# Sesame Credit - rating how good a citizen you are



## wizehop (Dec 22, 2015)

China is coming out with software that rates how good a citizen you are. Just like a credit score, it rates everything about your life with real world consequences. Kinda messed up


http://theantimedia.org/china-just-...ning-game-ever-and-soon-it-will-be-mandatory/

*Claire Bernish*
*December 21, 2015

*


*(**ANTIMEDIA**)* _Oceania, China —_ As if further proof were needed Orwell’s dystopia is now upon us, China has now gamified obedience to the State. Though that is every bit as creepily terrifying as it sounds, citizens may still choose whether or not they wish to opt-in — that is, until the program becomes compulsory in 2020. _“Going under the innocuous name of ‘Sesame Credit,’ _*China has created a score for how good a citizen you are*_,” _explains Extra Credits’ video about the program. _“The owners of China’s largest social networks have partnered with the government to create something akin to the U.S. credit score — but, _*instead of measuring how regularly you pay your bills, it measures how obediently you follow the party line.*_”_


In the works for years, China’s ‘social credit system’ aims to create a docile, compliant citizenry who are fiscally and morally responsible by employing a game-like format to create self-imposed, group social control. In other words, China gamified peer pressure to control its citizenry; and, though the scheme hasn’t been fully implemented yet, it’s already working — insidiously well.

Zheping Huang, a reporter for _Quartz_, chronicled his own experience with the social control tool in October, saying that _“in the past few weeks I began to notice a mysterious new trend. Numbers were popping up on my social media feeds as my friends and strangers on Weibo [the Chinese equivalent to Twitter] and WeChat began to share their ‘Sesame Credit scores.’ The score is created by Ant Financial, an Alibaba-affiliated company that also runs Alipay, China’s popular third-party payment app with over 350 million users. Ant Financial claims that it evaluates one’s purchasing and spending habits in order to derive a figure that shows how creditworthy someone is.”_

However, according to a translation of the “Planning Outline for the Construction of a Social Credit System,” posted online by Oxford University’s China expert, Rogier Creemers, it’s nightmarishly clear the program is far more than just a credit-tracking method. As he described it,_“The government wants to build a platform that leverages things like big data, mobile internet, and cloud computing to measure and evaluate different levels of people’s lives in order to create a gamified nudging for people to behave better.”_

While Sesame Credit’s roll-out in January has been downplayed by many, the American Civil Liberties Union, among others, urges caution, saying:

_“The system is run by two companies, Alibaba and Tencent, which run all the social networks in China and therefore have access to a vast amount of data about people’s social ties and activities and what they say.
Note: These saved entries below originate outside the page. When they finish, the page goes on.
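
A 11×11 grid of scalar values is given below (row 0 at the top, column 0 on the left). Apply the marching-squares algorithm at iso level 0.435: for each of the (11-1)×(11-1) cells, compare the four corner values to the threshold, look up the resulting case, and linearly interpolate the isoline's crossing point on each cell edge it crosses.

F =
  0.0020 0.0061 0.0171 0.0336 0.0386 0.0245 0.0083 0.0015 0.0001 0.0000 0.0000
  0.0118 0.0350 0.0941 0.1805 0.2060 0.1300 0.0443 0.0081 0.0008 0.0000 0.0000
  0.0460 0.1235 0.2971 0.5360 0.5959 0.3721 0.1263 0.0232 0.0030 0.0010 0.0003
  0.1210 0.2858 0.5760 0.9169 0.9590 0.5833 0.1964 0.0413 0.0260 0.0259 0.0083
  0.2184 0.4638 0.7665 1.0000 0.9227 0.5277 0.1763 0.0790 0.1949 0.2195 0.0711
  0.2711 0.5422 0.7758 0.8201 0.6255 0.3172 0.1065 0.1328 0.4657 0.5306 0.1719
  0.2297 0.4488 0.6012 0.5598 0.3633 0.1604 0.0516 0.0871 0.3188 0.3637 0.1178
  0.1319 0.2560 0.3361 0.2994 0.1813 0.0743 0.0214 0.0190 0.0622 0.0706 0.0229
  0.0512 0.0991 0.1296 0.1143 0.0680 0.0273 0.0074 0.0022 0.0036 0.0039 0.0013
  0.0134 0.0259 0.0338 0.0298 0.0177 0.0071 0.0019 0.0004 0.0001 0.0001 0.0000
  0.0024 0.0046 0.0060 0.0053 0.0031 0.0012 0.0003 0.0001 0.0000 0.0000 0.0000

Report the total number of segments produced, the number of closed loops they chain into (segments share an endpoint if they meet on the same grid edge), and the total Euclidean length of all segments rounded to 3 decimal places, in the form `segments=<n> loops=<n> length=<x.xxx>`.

cell (1,2): code 0100 → (1.716,3.000)–(2.000,2.577)
cell (1,3): code 1100 → (1.587,4.000)–(1.716,3.000)
cell (1,4): code 1000 → (2.000,4.719)–(1.587,4.000)
cell (2,1): code 0100 → (2.494,2.000)–(3.000,1.514)
cell (2,2): code 1110 → (2.000,2.577)–(2.494,2.000)
cell (2,4): code 1101 → (2.298,5.000)–(2.000,4.719)
cell (2,5): code 1000 → (3.000,5.383)–(2.298,5.000)
cell (3,0): code 0100 → (3.838,1.000)–(4.000,0.883)
cell (3,1): code 1110 → (3.000,1.514)–(3.838,1.000)
cell (3,5): code 1001 → (4.000,5.264)–(3.000,5.383)
cell (4,0): code 0110 → (4.000,0.883)–(5.000,0.605)
cell (4,4): code 1011 → (5.000,4.618)–(4.440,5.000)
cell (4,5): code 0001 → (4.440,5.000)–(4.000,5.264)
cell (4,7): code 0100 → (4.887,8.000)–(5.000,7.908)
cell (4,8): code 1100 → (4.693,9.000)–(4.887,8.000)
cell (4,9): code 1000 → (5.000,9.267)–(4.693,9.000)
cell (5,0): code 0110 → (5.000,0.605)–(6.000,0.937)
cell (5,3): code 1011 → (6.000,3.635)–(5.727,4.000)
cell (5,4): code 0001 → (5.727,4.000)–(5.000,4.618)
cell (5,7): code 0010 → (5.000,7.908)–(5.209,8.000)
cell (5,8): code 0011 → (5.209,8.000)–(5.573,9.000)
cell (5,9): code 0001 → (5.573,9.000)–(5.000,9.267)
cell (6,0): code 0010 → (6.000,0.937)–(6.072,1.000)
cell (6,1): code 0011 → (6.072,1.000)–(6.627,2.000)
cell (6,2): code 0011 → (6.627,2.000)–(6.479,3.000)
cell (6,3): code 0001 → (6.479,3.000)–(6.000,3.635)
total: 26 segments, chained into 2 closed loop(s), length Σ = 18.441614

segments=26 loops=2 length=18.442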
In addition to measuring your ability to pay, as in the United States, the scores serve as a measure of political compliance. Among the things that will hurt a citizen’s score are posting political opinions without prior permission, or posting information that the regime does not like, such as about the Tiananmen Square massacre that the government carried out to hold on to power, or the Shanghai stock market collapse. It will hurt your score not only if you do these things, but if any of _*your friends*_ do them.”_ And, in what appears likely the goal of the entire program, added, *“Imagine the social pressure against disobedience or dissent that this will create.”*

Social pressure, of course, can be highly effective given the right circumstances. China seems to have found exactly _that_ in the intricate linking of people’s scores to their contacts, which can be seen publicly by anyone — and then upping the ante through score-based incentives and rewards. Rick Falkvinge pointed out a startling comparison:

“_The KGB and the Stasi’s method of preventing dissent from taking hold was to plant so-called agents provocateurs in the general population, people who tried to make people agree with dissent, but who actually were arresting them as soon as they agreed with such dissent. As a result, nobody would dare agree that the government did anything bad, and this was very effective in preventing any large-scale resistance from taking hold. The Chinese way here is much more subtle, but probably more effective still.”_

As Creemers described to Dutch news outlet, _de Volkskrant_, _“With the help of the latest internet technologies, the government wants to exercise individual surveillance. The Chinese aim […] is clearly an attempt to create a new citizen.”_

Chinese internet specialist at the Swedish Institute of International Affairs, Johan Lagerkvist, said the system is_“very ambitious in scope, including scrutinizing individual behavior and what books people read. It’s Amazon’s consumer tracking with an Orwellian political twist.”_

James Corbett has been tracking the implementation of Sesame Credit for some time. Introducing the ubiquitous tracking system for a recent episode of the _Corbett Report_, he mused:

_“Coming soon to a New World Order near you: social credit! Earn points by behaving like the government wants you to behave! Get penalized if you don’t act like a doubleplusgood citizen! What could be more fun?”_

Indeed, because mandatory enrollment in Sesame Credit is still a few years away, its true effectiveness won’t be measurable for some time. But even a reporter’s usual wariness appears knocked off-kilter, as Zheping Huang summarized his personal experience, _“Even if my crappy credit score doesn’t mean much now, it’s in my best interest I suppose to make sure it doesn’t go too low.”_

And that, of course, is precisely why gamifying State obedience is so terrifying.


----------



## Deleted member 125 (Dec 22, 2015)

wow...thats pretty fucked up.


----------



## Odin (Dec 22, 2015)

Lets party like it's 1984! ::drinkingbuddy::


----------



## Tude (Dec 22, 2015)

"group social control" - so next is the mandated relax/obedient pill that must be taken everyday ...


----------



## lone wolf (Dec 22, 2015)

wizehop said:


> _Among the things that will hurt a citizen’s score are posting political opinions without prior permission... It will hurt your score not only if you do these things, but if any of _*your friends*_ do them.”_


Lol, all my contacts should delete me now


----------



## Coywolf (Dec 22, 2015)

Im gonna go find me a Thoughtcrime creating party member hottie, and go sex her in a belfry before I get vaporized.


----------



## Desperado Deluxe (Dec 23, 2015)

if anything this is just going to make people freak out and rebel just like in every post modern orwell, bradbury, burgess apocolyptic novel.
its not so much that people are doing fucked up shit as it is that they have the choice to do so and they dont. take away that choice and it fucks with people.


----------



## Kal (Dec 23, 2015)

Think it's time to move to the woods.


----------